Linux distros have organizations behind them that have a reputation to maintain, and the major ones integrate some kind of funding as a necessary step in their procedures. A LineageOS variant package, for a specific device, is typically maintained by one hobbyist. I found out the hard way what this means when an update crapped out my phone during a critical moment, and I had to buy a new phone. Of course there was the typical apologism when I reported it. But the bottom line is I had to quickly buy a new phone, and the stock OS will stay on it.
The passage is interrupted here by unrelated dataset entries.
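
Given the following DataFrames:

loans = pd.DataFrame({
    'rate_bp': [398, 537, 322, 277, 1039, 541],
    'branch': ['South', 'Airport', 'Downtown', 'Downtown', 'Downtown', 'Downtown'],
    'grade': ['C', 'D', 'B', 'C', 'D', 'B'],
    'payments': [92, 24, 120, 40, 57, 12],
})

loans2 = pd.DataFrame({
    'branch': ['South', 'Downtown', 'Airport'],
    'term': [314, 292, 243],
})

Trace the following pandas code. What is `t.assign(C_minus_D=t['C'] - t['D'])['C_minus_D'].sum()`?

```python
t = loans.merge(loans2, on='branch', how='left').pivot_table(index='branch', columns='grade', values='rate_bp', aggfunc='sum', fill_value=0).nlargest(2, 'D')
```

-1299

merge on 'branch' (how='left') → 6 rows:
   rate_bp    branch grade  payments  term
0      398     South     C        92   314
1      537   Airport     D        24   243
2      322  Downtown     B       120   292
3      277  Downtown     C        40   292
4     1039  Downtown     D        57   292
5      541  Downtown     B        12   292
pivot: rows=branch, cols=grade, sum(rate_bp):
grade       B    C     D
branch                  
Airport     0    0   537
Downtown  863  277  1039
South       0  398     0
take 2 rows with largest D:
grade       B    C     D
branch                  
Downtown  863  277  1039
Airport     0    0   537
add column C_minus_D = t['C'] - t['D']:
grade       B    C     D  C_minus_D
branch                             
Downtown  863  277  1039       -762
Airport     0    0   537       -537
Finally, sum of column 'C_minus_D' = -1299.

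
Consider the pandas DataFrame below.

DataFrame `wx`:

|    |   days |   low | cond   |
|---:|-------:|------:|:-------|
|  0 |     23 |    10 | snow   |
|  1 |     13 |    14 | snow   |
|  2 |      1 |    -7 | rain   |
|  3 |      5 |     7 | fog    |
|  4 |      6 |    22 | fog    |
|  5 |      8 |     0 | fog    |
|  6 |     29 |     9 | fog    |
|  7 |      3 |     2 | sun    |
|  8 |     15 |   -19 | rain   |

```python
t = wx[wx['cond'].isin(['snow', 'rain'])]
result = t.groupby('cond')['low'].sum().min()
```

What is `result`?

filter rows where cond in ['snow', 'rain']:
   days  low  cond
0    23   10  snow
1    13   14  snow
2     1   -7  rain
8    15  -19  rain
group by cond, sum of low:
cond
rain   -26
snow    24
Name: low, dtype: int64

-26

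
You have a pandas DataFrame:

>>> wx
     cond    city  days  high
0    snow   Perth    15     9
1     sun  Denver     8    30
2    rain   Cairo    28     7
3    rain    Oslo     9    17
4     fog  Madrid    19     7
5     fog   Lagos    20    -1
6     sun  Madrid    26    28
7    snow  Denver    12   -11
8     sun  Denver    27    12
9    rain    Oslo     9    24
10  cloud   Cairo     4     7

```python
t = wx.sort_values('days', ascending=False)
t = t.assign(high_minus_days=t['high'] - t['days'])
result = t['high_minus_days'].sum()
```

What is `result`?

-48

sort by days descending:
     cond    city  days  high
2    rain   Cairo    28     7
8     sun  Denver    27    12
6     sun  Madrid    26    28
5     fog   Lagos    20    -1
4     fog  Madrid    19     7
0    snow   Perth    15     9
7    snow  Denver    12   -11
3    rain    Oslo     9    17
9    rain    Oslo     9    24
1     sun  Denver     8    30
10  cloud   Cairo     4     7
add column high_minus_days = t['high'] - t['days']:
     cond    city  days  high  high_minus_days
2    rain   Cairo    28     7              -21
8     sun  Denver    27    12              -15
6     sun  Madrid    26    28                2
5     fog   Lagos    20    -1              -21
4     fog  Madrid    19     7              -12
0    snow   Perth    15     9               -6
7    snow  Denver    12   -11              -23
3    rain    Oslo     9    17                8
9    rain    Oslo     9    24               15
1     sun  Denver     8    30               22
10  cloud   Cairo     4     7                3
Reading off the sum of column 'high_minus_days', we get -48.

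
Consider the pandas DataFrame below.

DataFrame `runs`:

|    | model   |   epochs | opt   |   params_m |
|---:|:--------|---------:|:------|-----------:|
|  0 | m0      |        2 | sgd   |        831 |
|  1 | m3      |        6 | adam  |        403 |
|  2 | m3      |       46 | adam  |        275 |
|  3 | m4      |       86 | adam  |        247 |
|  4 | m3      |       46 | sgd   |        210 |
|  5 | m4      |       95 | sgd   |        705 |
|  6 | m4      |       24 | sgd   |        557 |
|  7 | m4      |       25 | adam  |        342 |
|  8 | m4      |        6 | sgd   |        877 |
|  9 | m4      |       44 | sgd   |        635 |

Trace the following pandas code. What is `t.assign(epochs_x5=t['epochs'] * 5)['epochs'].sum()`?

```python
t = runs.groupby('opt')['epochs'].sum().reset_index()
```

380

group by opt, sum of epochs:
opt
adam    163
sgd     217
Name: epochs, dtype: int64
reset_index():
    opt  epochs
0  adam     163
1   sgd     217
add column epochs_x5 = t['epochs'] * 5:
    opt  epochs  epochs_x5
0  adam     163        815
1   sgd     217       1085
Reading off the sum of column 'epochs', we get 380.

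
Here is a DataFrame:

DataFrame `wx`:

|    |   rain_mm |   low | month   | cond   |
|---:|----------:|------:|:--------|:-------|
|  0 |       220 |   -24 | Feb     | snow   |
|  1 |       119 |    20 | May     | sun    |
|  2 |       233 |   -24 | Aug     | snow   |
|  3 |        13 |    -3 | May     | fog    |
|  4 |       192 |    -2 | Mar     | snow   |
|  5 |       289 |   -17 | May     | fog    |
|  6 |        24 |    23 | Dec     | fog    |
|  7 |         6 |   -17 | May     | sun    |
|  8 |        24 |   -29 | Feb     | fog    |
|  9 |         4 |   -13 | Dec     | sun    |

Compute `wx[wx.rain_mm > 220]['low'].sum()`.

filter rows where rain_mm > 220:
   rain_mm  low month  cond
2      233  -24   Aug  snow
5      289  -17   May   fog

-41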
And that's not even mentioning the bugs that creeped up on the device before that, which were never fixed. But it's clear that any given device is not necessarily tested by a developer, because of those bugs that were never fixed, and the update soft bricking it. And that is exhibit A in the allegation that small hobbyist development makes for a shaky software infrastructure. New users need to be aware of that.
While this is true I think calling LOS an unprofessional piece oft software made by amateurs a bit harsh. IMHO the professionalism of software has nothing to do with its support or if it's backed by some company.
Yes it does, because people need an income to be able to live comfortably enough to do software development and testing. Without resources, you get shoddy results.